O Secretário-Geral do Bloco Democrático (BD) afirmou, esta quinta-feira, 26, à Rádio Correio da Kianda, que a iniciativa de auscultação a outras forças da oposição decorre de uma orientação expressa do Conselho Nacional do partido, rejeitando a ideia de que se trate de uma agenda pessoal do vice-presidente.
Muata Sebastião esclareceu que a linha de actuação foi definida durante a V Convenção Ordinária do partido, realizada em Agosto de 2025, e posteriormente reforçada na reunião do Conselho Nacional de 17 de Janeiro de 2026. Segundo o dirigente, não corresponde à verdade que o processo seja uma iniciativa individual de Américo Vaz de Jesus.
“O BD não tem duas direcções. Existe uma única direcção, e as decisões são tomadas nos órgãos colegiais, entre os quais o Conselho Nacional”, sublinhou, reforçando que a dinâmica em curso reflecte o posicionamento maioritário da estrutura dirigente.
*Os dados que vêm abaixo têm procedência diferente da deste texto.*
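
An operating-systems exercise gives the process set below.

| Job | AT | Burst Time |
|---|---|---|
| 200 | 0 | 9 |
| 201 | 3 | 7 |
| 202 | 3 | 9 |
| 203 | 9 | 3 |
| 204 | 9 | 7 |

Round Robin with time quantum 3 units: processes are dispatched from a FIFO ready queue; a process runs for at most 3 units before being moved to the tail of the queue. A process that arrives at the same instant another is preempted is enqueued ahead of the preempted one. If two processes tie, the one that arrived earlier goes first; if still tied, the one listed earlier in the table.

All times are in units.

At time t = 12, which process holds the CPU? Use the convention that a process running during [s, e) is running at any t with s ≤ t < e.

Timeline: | 200 0-3 | 201 3-6 | 202 6-9 | 200 9-12 | 201 12-15 | 203 15-18 | 204 18-21 | 202 21-24 | 200 24-27 | 201 27-28 | 204 28-31 | 202 31-34 | 204 34-35 |
Completion: 200=27  201=28  202=34  203=18  204=35

201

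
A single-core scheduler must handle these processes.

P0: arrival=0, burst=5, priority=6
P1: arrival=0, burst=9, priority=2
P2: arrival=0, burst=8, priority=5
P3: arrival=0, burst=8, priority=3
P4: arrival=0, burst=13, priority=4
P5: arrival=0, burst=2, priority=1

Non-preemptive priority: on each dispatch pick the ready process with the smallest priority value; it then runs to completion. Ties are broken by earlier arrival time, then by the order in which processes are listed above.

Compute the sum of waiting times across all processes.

104

Timeline: | P5 0-2 | P1 2-11 | P3 11-19 | P4 19-32 | P2 32-40 | P0 40-45 |
Completion: P0=45  P1=11  P2=40  P3=19  P4=32  P5=2
Turnaround (C−A): P0=45  P1=11  P2=40  P3=19  P4=32  P5=2
Waiting = turnaround − burst: P0=40, P1=2, P2=32, P3=11, P4=19, P5=0
Total waiting = 40 + 2 + 32 + 11 + 19 + 0 = 104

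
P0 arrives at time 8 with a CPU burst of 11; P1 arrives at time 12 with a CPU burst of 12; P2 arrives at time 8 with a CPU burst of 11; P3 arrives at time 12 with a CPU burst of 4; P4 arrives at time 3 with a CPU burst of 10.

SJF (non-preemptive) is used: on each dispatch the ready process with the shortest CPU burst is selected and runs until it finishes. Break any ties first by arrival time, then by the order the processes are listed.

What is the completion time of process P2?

Gantt: | idle 0-3 | P4 3-13 | P3 13-17 | P0 17-28 | P2 28-39 | P1 39-51 |
Completion: P0=28  P1=51  P2=39  P3=17  P4=13
Turnaround (C−A): P0=20  P1=39  P2=31  P3=5  P4=10

39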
De acordo com Muata Sebastião, a estratégia de diálogo com outras forças políticas visa preparar o partido para as eleições gerais de 2027, sublinhando que o BD não poderá repetir o modelo anterior de participação eleitoral.
O secretário-geral recordou ainda que, à luz da Lei dos Partidos Políticos, o Bloco Democrático deverá concorrer ao próximo pleito, seja de forma isolada ou em coligação. A decisão final, frisou, será tornada pública pela direcção liderada por Filomeno Vieira Lopes.
Relativamente à relação com a UNITA, Muata Sebastião assegurou que o partido mantém proximidade política, razão pela qual continua a integrar a Frente Patriótica Unida (FPU).
A auscultação em curso que deverá igualmente abranger organizações da sociedade civil procura avaliar o cenário político para 2027. O dirigente admitiu que o contexto eleitoral ainda é incerto, salientando que eventuais mudanças dependerão, entre outros factores, da posição da UNITA quanto à formalização de uma coligação.
“Até lá, a UNITA continuará a ser um parceiro do Bloco e uma força importante na articulação política”, concluiu.